Tampilkan postingan dengan label Distribusi. Tampilkan semua postingan
Tampilkan postingan dengan label Distribusi. Tampilkan semua postingan

Minggu, 05 Mei 2024

Masih Dalam Kajian, Dirjen Migas: Pergantian Pertalite Menjadi Pertamax Green 95 Belum Bisa Dilaksanakan Dalam Waktu Dekat Karena Perlu Melakukan Persiapan Penyaluran Dan Memastikan Rantai Produksinya

Yogyakarta -- Dalam rangka menjaga kualitas bahan bakar dan mendukung transisi menuju energi yang lebih ramah lingkungan, pemerintah tengah mengkaji pergantian Pertalite dengan Pertamax Green 95. Namun, Direktur Jenderal Minyak dan Gas Bumi (Dirjen Migas) menegaskan bahwa proses ini belum dapat dilaksanakan dalam waktu dekat, mengingat perlunya persiapan penyaluran dan memastikan rantai produksinya.

Keputusan untuk menggantikan Pertalite dengan Pertamax Green 95 merupakan langkah strategis yang membutuhkan kajian mendalam dan persiapan yang matang. Hal ini tidak hanya berkaitan dengan aspek teknis dalam proses produksi bahan bakar, tetapi juga menyangkut infrastruktur distribusi serta ketersediaan pasokan yang memadai di seluruh wilayah.

Dirjen Migas menekankan bahwa pemerintah bertanggung jawab untuk memastikan bahwa pergantian ini tidak akan mengganggu pasokan dan stabilitas harga bahan bakar. Oleh karena itu, proses persiapan penyaluran harus dilakukan dengan cermat dan terukur, serta melibatkan berbagai pemangku kepentingan terkait, termasuk produsen, distributor, dan konsumen.

Selain itu, perlu dilakukan pengawasan ketat terhadap rantai produksi Pertamax Green 95 untuk memastikan kualitas dan keamanannya sesuai dengan standar yang ditetapkan.
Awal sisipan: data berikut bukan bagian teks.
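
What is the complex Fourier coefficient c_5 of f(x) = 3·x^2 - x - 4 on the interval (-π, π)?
Compute the real Fourier coefficients first: a_5 = -12/25, b_5 = -2/5.
Then c_5 = (a_5 − i·b_5)/2 = -6/25 + i/5.

Final answer: -6/25 + i/5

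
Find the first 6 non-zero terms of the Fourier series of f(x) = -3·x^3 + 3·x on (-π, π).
(42 - 6·π^2)·sin(x) + (-15/2 + 3·π^2)·sin(2·x) + (10/3 - 2·π^2)·sin(3·x) + (-33/16 + 3·π^2/2)·sin(4·x) + (186/125 - 6·π^2/5)·sin(5·x) + (-7/6 + π^2)·sin(6·x)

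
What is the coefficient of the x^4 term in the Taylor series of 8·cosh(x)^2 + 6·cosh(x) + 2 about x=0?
Expand to order 4: 8·cosh(x)^2 + 6·cosh(x) + 2 = 35·x^4/12 + 11·x^2 + 16 + O(x^5).
The coefficient of x^4 is 35/12.

Final answer: 35/12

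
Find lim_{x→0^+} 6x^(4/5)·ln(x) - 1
The product is a 0·∞ indeterminate form at x → 0⁺.
Rewrite the product as 6·ln(x) / x^(-4/5) and apply L'Hôpital, or use the standard hierarchy x^(-4/5) ≫ |ln x| as x → 0⁺.
The indeterminate product → 0, so the limit = -1.

Final answer: -1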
Ini penting untuk menjaga kepercayaan konsumen dan memastikan bahwa bahan bakar yang digunakan aman bagi kendaraan dan lingkungan.
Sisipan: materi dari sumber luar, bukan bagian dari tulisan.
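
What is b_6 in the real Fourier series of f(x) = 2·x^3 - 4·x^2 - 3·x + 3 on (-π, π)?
b_6 = (1/π) ∫_{-π}^{π} f(x)·sin(6x) dx.
Evaluate the integral (use parity and integration by parts as needed): b_6 = 10/9 - 2·π^2/3.

Final answer: 10/9 - 2·π^2/3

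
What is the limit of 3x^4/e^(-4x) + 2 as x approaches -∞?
The quotient is an ∞/∞ indeterminate form as x → -∞.
Compare growth rates of the dominant terms (exponentials ≫ polynomials ≫ logarithms), or apply L'Hôpital's rule; the quotient → 0.
Adding the constant: 0 + 2 = 2. Limit = 2.

Final answer: 2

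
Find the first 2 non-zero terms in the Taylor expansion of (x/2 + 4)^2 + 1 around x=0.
4·x + 17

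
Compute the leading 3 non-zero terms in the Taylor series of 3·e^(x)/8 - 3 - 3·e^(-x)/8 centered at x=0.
x^3/8 + 3·x/4 - 3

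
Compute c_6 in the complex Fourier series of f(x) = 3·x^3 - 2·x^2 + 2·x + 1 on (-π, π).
Compute the real Fourier coefficients first: a_6 = -2/9, b_6 = -π^2 - 1/2.
Then c_6 = (a_6 − i·b_6)/2 = -1/9 + i/4 + i·π^2/2.

Final answer: -1/9 + i/4 + i·π^2/2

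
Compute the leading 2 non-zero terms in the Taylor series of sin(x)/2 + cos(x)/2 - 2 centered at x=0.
x/2 - 3/2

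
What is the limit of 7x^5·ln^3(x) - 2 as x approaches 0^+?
The product is a 0·∞ indeterminate form at x → 0⁺.
Rewrite the product as 7·ln^3(x) / x^(-5) and apply L'Hôpital, or use the standard hierarchy x^(-5) ≫ |ln x|^3 as x → 0⁺.
The indeterminate product → 0, so the limit = -2.

Final answer: -2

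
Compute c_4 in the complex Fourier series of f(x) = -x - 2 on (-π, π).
Compute the real Fourier coefficients first: a_4 = 0, b_4 = 1/2.
Then c_4 = (a_4 − i·b_4)/2 = -i/4.

Final answer: -i/4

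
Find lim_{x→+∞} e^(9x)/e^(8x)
This is an ∞/∞ indeterminate form as x → +∞.
Rewrite e^(9x)/e^(8x) = e^((9−8)x) = e^(x); the exponent coefficient is 1 > 0 so e^(x) → ∞.
Limit = ∞.

Final answer: ∞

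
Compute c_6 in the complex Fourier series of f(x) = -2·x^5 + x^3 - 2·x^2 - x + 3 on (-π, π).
Compute the real Fourier coefficients first: a_6 = -2/9, b_6 = -19·π^2/27 + 73/162 + 2·π^4/3.
Then c_6 = (a_6 − i·b_6)/2 = -1/9 - i·π^4/3 - 73·i/324 + 19·i·π^2/54.

Final answer: -1/9 - i·π^4/3 - 73·i/324 + 19·i·π^2/54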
Dengan demikian, meskipun rencana pergantian Pertalite dengan Pertamax Green 95 masih dalam kajian, pemerintah telah menyadari pentingnya persiapan yang matang sebelum implementasi dilakukan. Langkah-langkah ini bertujuan untuk memastikan kelancaran penyaluran, stabilitas pasokan, dan keamanan penggunaan bahan bakar baru, sehingga dapat memberikan manfaat jangka panjang bagi masyarakat dan lingkungan.

 

Share:

Minggu, 25 Februari 2024

Permudah Aturan Distribusi, Wapres K.H. Ma’ruf Amin Bertemu Dengan DPP Asosiasi Logistik Dan Forwarder Indonesia

 

Yogyakarta – Wapres K.H. Ma'ruf Amin kembali menunjukkan kepeduliannya terhadap kemajuan ekonomi Indonesia dengan mengadakan pertemuan dengan Dewan Pimpinan Pusat Asosiasi Logistik dan Forwarder Indonesia (ALFI). Pertemuan ini bertujuan untuk membahas upaya mempermudah aturan distribusi guna memperkuat peran sistem logistik di Indonesia.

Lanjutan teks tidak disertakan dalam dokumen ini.